A study commissioned by the Internet Advertising Bureau last year revealed a striking truth. The study, based on 4,000 interviews with UK residents found that 52% of gamers in the UK are women. The gaming world, once an industry solely dominated by males, now appears to have more female participants than their counterparts.
The study highlights the crossover between the rise of female gamers and the ascent of the smartphone, suggesting that while the gaming sector (everything from Candy Crush to Call of Duty) is predominantly consumed by female gamers, the traditional console market is still occupied by men, whereas the smartphone game market is more heavily utilised by female gamers.
Still, women are progressively beginning to transcend the cultural barriers of console gaming, and as a result the apparent misogynistic climate which lurks amongst gaming culture is beginning to pose more of a problem than it did with an almost sole male audience.
This has also seen a rise in bringing female characters to the fore, as the need to represent a strong portion of the gaming world is more important than ever.
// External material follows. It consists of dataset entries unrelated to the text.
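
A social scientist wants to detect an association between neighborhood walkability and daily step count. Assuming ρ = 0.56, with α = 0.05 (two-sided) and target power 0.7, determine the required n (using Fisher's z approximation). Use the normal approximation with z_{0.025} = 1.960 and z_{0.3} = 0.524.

Fisher's z: C = ½·ln((1+r)/(1−r)) = ½·ln(3.5455) = 0.6328.
n = ((z_{α/2} + z_β)/C)² + 3.
(1.960 + 0.524) / 0.6328 = 2.484 / 0.6328 = 3.925.
n = 3.925² + 3 = 15.41 + 3 = 18.4.
Round up.

n = 19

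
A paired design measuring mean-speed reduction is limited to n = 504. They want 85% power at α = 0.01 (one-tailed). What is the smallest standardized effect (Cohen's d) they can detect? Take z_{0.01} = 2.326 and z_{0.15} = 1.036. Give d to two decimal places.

For a single sample (or paired design) of n = 504: d_min = (z_{α} + z_β)/√n.
z-sum = 2.326 + 1.036 = 3.362.
d_min = 3.362 / √504 = 3.362 / 22.450 = 0.150.

d_min ≈ 0.15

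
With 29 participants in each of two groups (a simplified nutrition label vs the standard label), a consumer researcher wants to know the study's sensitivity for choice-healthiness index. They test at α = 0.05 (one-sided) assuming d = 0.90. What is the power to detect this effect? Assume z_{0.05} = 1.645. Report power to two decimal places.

power ≈ 0.96

For two equal groups, power = Φ(d·√(n/2) − z_{α}).
d·√(n/2) = 0.90 × √(29/2) = 0.90 × 3.808 = 3.427.
z_β = 3.427 − 1.645 = 1.782.
Power = Φ(1.782) = 0.963.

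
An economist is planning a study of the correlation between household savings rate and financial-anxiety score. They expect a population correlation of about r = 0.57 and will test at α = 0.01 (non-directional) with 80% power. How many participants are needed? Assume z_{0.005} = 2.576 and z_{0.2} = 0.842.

Fisher's z: C = ½·ln((1+r)/(1−r)) = ½·ln(3.6512) = 0.6475.
n = ((z_{α/2} + z_β)/C)² + 3.
(2.576 + 0.842) / 0.6475 = 3.418 / 0.6475 = 5.279.
n = 5.279² + 3 = 27.87 + 3 = 30.9.
Round up.

n = 31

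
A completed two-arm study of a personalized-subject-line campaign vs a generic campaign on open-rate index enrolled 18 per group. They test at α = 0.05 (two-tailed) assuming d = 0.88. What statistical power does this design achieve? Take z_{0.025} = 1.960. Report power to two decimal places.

power ≈ 0.75

For two equal groups, power = Φ(d·√(n/2) − z_{α/2}).
d·√(n/2) = 0.88 × √(18/2) = 0.88 × 3.000 = 2.640.
z_β = 2.640 − 1.960 = 0.680.
Power = Φ(0.680) = 0.752.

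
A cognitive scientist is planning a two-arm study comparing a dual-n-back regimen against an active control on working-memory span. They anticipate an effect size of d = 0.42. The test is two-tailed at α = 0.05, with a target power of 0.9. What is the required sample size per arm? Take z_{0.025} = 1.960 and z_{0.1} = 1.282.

For two independent groups with equal n: n = 2·((z_{α/2} + z_β) / d)².
z_{α/2} + z_β = 1.960 + 1.282 = 3.242.
n = 2 × (3.242 / 0.42)² = 2 × 7.719² = 2 × 59.58 = 119.2.
Round up to the next whole participant.

n = 120 per group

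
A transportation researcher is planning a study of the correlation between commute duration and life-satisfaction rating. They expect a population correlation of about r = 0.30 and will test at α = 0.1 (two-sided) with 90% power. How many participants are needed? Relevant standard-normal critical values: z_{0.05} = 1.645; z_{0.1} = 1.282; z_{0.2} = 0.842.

n = 93

Fisher's z: C = ½·ln((1+r)/(1−r)) = ½·ln(1.8571) = 0.3095.
n = ((z_{α/2} + z_β)/C)² + 3.
(1.645 + 1.282) / 0.3095 = 2.927 / 0.3095 = 9.457.
n = 9.457² + 3 = 89.44 + 3 = 92.4.
Round up.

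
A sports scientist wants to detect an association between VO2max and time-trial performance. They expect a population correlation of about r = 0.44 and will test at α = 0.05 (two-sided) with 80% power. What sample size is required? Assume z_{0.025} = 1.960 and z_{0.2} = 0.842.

Fisher's z: C = ½·ln((1+r)/(1−r)) = ½·ln(2.5714) = 0.4722.
n = ((z_{α/2} + z_β)/C)² + 3.
(1.960 + 0.842) / 0.4722 = 2.802 / 0.4722 = 5.934.
n = 5.934² + 3 = 35.21 + 3 = 38.2.
Round up.

n = 39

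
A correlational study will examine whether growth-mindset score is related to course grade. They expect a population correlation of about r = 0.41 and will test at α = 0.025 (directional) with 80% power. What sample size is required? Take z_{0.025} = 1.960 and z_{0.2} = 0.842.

n = 45

Fisher's z: C = ½·ln((1+r)/(1−r)) = ½·ln(2.3898) = 0.4356.
n = ((z_{α} + z_β)/C)² + 3.
(1.960 + 0.842) / 0.4356 = 2.802 / 0.4356 = 6.433.
n = 6.433² + 3 = 41.38 + 3 = 44.4.
Round up.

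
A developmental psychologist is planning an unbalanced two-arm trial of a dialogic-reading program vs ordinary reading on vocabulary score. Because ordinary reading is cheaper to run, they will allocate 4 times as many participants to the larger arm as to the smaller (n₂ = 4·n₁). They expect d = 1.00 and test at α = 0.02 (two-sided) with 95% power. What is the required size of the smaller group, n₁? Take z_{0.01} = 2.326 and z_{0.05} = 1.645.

With allocation ratio k = n₂/n₁ = 4, Var(x̄₁−x̄₂) = σ²(1/n₁ + 1/(k·n₁)) = σ²·(k+1)/(k·n₁).
So n₁ = (1 + 1/k)·((z_{α/2} + z_β)/d)² = 1.250 × (3.971/1.00)².
n₁ = 1.250 × 15.77 = 19.7.
Round up: n₁ = 20, giving n₂ = 4 × 20 = 80.

n₁ = 20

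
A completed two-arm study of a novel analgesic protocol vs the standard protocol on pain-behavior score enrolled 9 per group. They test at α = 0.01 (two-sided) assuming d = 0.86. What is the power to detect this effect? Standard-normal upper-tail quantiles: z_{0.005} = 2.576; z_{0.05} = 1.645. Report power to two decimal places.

For two equal groups, power = Φ(d·√(n/2) − z_{α/2}).
d·√(n/2) = 0.86 × √(9/2) = 0.86 × 2.121 = 1.824.
z_β = 1.824 − 2.576 = -0.752.
Power = Φ(-0.752) = 0.226.

power ≈ 0.23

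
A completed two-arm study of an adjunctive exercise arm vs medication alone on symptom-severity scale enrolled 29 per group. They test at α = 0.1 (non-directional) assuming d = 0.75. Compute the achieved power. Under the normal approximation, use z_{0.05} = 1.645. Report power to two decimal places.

power ≈ 0.89

For two equal groups, power = Φ(d·√(n/2) − z_{α/2}).
d·√(n/2) = 0.75 × √(29/2) = 0.75 × 3.808 = 2.856.
z_β = 2.856 − 1.645 = 1.211.
Power = Φ(1.211) = 0.887.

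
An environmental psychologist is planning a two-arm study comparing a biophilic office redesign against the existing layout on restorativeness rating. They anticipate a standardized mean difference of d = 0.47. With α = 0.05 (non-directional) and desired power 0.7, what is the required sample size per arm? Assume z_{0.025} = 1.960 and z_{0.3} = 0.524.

For two independent groups with equal n: n = 2·((z_{α/2} + z_β) / d)².
z_{α/2} + z_β = 1.960 + 0.524 = 2.484.
n = 2 × (2.484 / 0.47)² = 2 × 5.285² = 2 × 27.93 = 55.9.
Round up to the next whole participant.

n = 56 per group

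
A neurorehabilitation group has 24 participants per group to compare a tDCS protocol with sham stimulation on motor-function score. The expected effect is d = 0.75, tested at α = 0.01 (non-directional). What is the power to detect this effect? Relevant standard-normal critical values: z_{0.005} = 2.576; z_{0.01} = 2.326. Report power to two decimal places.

power ≈ 0.51

For two equal groups, power = Φ(d·√(n/2) − z_{α/2}).
d·√(n/2) = 0.75 × √(24/2) = 0.75 × 3.464 = 2.598.
z_β = 2.598 − 2.576 = 0.022.
Power = Φ(0.022) = 0.509.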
Last year GameLoading released a video with interviews of prominent female game developers and their struggles with harassment in the gaming industry. The developers spoke candidly of physical and online threats and how they overcome the prejudice aimed at them.
Jeffery Lin, lead designer for American videogame publisher Riot Games, also recognised the harassment problem in an interview recently: “As we spend more and more of our time online, we need to acknowledge that online harassment and toxicity is not an impossible problem, and that it is a problem worth spending time on.”
Additionally, to combat harassment and to feel safe and in a controlled environment, companies like 1&1 give gamers an opportunity to create their own dedicated server setup, to play peer-to-peer with friends or people you trust.
League of Legends, is Riot Games’ biggest title and attracts 67 million gamers every month. The game is also the subject of an ingenuitive project to eliminate harassment from the game. The company have even created a system titled ‘Tribunal’, which creates a public case log of files in which players can review and analyse reports of racism, sexism and homophobia, then vote on its validity.
The data taken from those votes is loaded onto an algorithm which detects any instances of bullying by players which have been agreed upon by the community.
According to Lin, since the implementation of the system, reports of discriminatory slurs have fallen 40% and just over 90% have changed their behaviour as a result of comments being flagged by other members.